Kafka’s Ape. Gazing through captivity.
by John K. Noyes

I recently had the privilege of watching the South African actor Tony Miyambo performing the ape Red Peter in Kafka’s Report to the Academy, adapted for the stage by Phala O. Phala.

In Kafka’s story, Red Peter has learned to mimic the gestures of human intelligence as a way out of captivity. Instead of pursuing an illusory freedom, he chooses the way out that he sees in the “murky gaze” of humans. Red Peter meets this murky gaze with his own intelligence. It is an intelligence that has chosen to avoid captivity by taking the human path.

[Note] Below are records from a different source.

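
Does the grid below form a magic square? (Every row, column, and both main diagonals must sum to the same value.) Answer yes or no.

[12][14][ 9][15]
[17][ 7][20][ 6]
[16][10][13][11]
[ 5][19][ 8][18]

Yes

Row 1: 12 + 14 + 9 + 15 = 50.
Row 2: 17 + 7 + 20 + 6 = 50.
Row 3: 16 + 10 + 13 + 11 = 50.
Row 4: 5 + 19 + 8 + 18 = 50.
Column 1: 12 + 17 + 16 + 5 = 50.
Column 2: 14 + 7 + 10 + 19 = 50.
Column 3: 9 + 20 + 13 + 8 = 50.
Column 4: 15 + 6 + 11 + 18 = 50.
Main diagonal: 12 + 7 + 13 + 18 = 50.
Anti-diagonal: 15 + 20 + 10 + 5 = 50.
All lines sum to 50.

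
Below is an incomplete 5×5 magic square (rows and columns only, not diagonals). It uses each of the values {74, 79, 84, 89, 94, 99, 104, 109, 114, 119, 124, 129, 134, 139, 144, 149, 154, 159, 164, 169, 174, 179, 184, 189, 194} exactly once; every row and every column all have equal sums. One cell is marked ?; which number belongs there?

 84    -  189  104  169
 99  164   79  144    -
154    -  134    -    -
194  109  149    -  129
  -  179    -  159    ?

74

The 25 entries sum to 3350, so each line sums to 3350/5 = 670.
From row 1, 670 − (84 + 189 + 104 + 169) gives (1,2) = 124.
The remaining cell in row 2 is (2,5) = 670 − 486 = 184.
Row 4 must total 670; the given cells sum to 581, so (4,4) = 89.
Using column 1: 84 + 99 + 154 + 194 + ? → (5,1) = 670 − 531 = 139.
The remaining cell in column 2 is (3,2) = 670 − 576 = 94.
Column 3: 189 + 79 + 134 + 149 + ? = 670, so (5,3) = 119.
The remaining cell in column 4 is (3,4) = 670 − 496 = 174.
From row 3, 670 − (154 + 94 + 134 + 174) gives (3,5) = 114.
From row 5, 670 − (139 + 179 + 119 + 159) gives (5,5) = 74.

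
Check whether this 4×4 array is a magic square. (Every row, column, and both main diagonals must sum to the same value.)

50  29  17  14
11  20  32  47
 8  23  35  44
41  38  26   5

Row 1: 50 + 29 + 17 + 14 = 110.
Row 2: 11 + 20 + 32 + 47 = 110.
Row 3: 8 + 23 + 35 + 44 = 110.
Row 4: 41 + 38 + 26 + 5 = 110.
Column 1: 50 + 11 + 8 + 41 = 110.
Column 2: 29 + 20 + 23 + 38 = 110.
Column 3: 17 + 32 + 35 + 26 = 110.
Column 4: 14 + 47 + 44 + 5 = 110.
Main diagonal: 50 + 20 + 35 + 5 = 110.
Anti-diagonal: 14 + 32 + 23 + 41 = 110.
All lines sum to 110.

Yes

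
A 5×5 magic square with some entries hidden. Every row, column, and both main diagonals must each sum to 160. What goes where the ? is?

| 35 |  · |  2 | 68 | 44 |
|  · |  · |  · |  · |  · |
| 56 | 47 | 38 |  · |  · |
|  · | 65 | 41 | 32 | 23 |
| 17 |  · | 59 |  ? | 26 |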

Carl Hagenbeck, the entrepreneur who funded Red Peter’s capture, had been displaying Samoans, Africans, Inuit, and other “savages” alongside his wild beasts for more than 40 years by the time Kafka wrote his story.
When Kafka’s friend Max Brod (yes, he’s the one who purportedly was supposed to burn Kafka’s writings when Kafka died) – when Brod heard his wife Elsa read Kafka’s story aloud in the Prague Club for Jewish Women and Girls on 19 December 1917, Brod wrote that it was “the most ingenious satire of Jewish assimilation ever written.” I’m sure Brod is right, but Kafka’s ape knows much more than this.
When I watch Miyambo play Red Peter, I can see he knows something that I don’t, something intimately bound up with his embodied experience. “My skin is not necessarily my truth,” he says, but still “we are sealed in our bodies.” When Miyambo speaks as Red Peter, he is speaking as a post-apartheid South African in a body that South Africa’s apartheid government would have marked as suitable for captivity. The theft and captivity of apes from Africa is, as Donna Haraway observes, not very different from the enslavement of Africans – whether on African soil or elsewhere. When I watch Miyambo’s Red Peter explain with perfect logic how and why he found his way out of captivity, when I hear him interrupt this explanation with cries of pain, loss, appetite and desire, I start to suspect he is performing the emotional and epistemological distress shared by stolen primates and enslaved humans. The rift between his logical thought and his cries of fear, pain and trauma, is it the same rift that marks the everyday lives of black South Africans 27 years after the first democratic elections? Between the knowledge of democracy and the lasting experience of captivity in apartheid’s legacy?
It seems to me that Miyambo is asking me to rethink fundamental assumptions about who is marked for dehumanization, who counts as human and who does not, who has the right to make statements about human life, and who can be confined to captivity, to slavery. He is dramatizing my intellectual complicity in his own captivity – or at least in the marking of his body as suitable for captivity. I am, after all, one of the “esteemed gentlemen of the academy.”

Which is interesting, because the university is a special kind of academy. It has certainly long been complicit in marking bodies for captivity, and there are some startling examples of this from Miyambo’s country. For example Steven Robins’s remarkable discovery at Stellenbosch University, South Africa, of some relics of the eugenics studies carried out by the Nazi scientist, Eugen Fischer. Robins reports on this in his equally remarkable book Letters of Stone.
But the university was also founded as a place where harmful forms of knowledge could be worked out, worked through and worked against. Harmful in the sense that they inhibited the free unfolding of human potential. Universities have never rid themselves of the tension between this humanist ideal and its faulty, blinkered, or damaged implementation.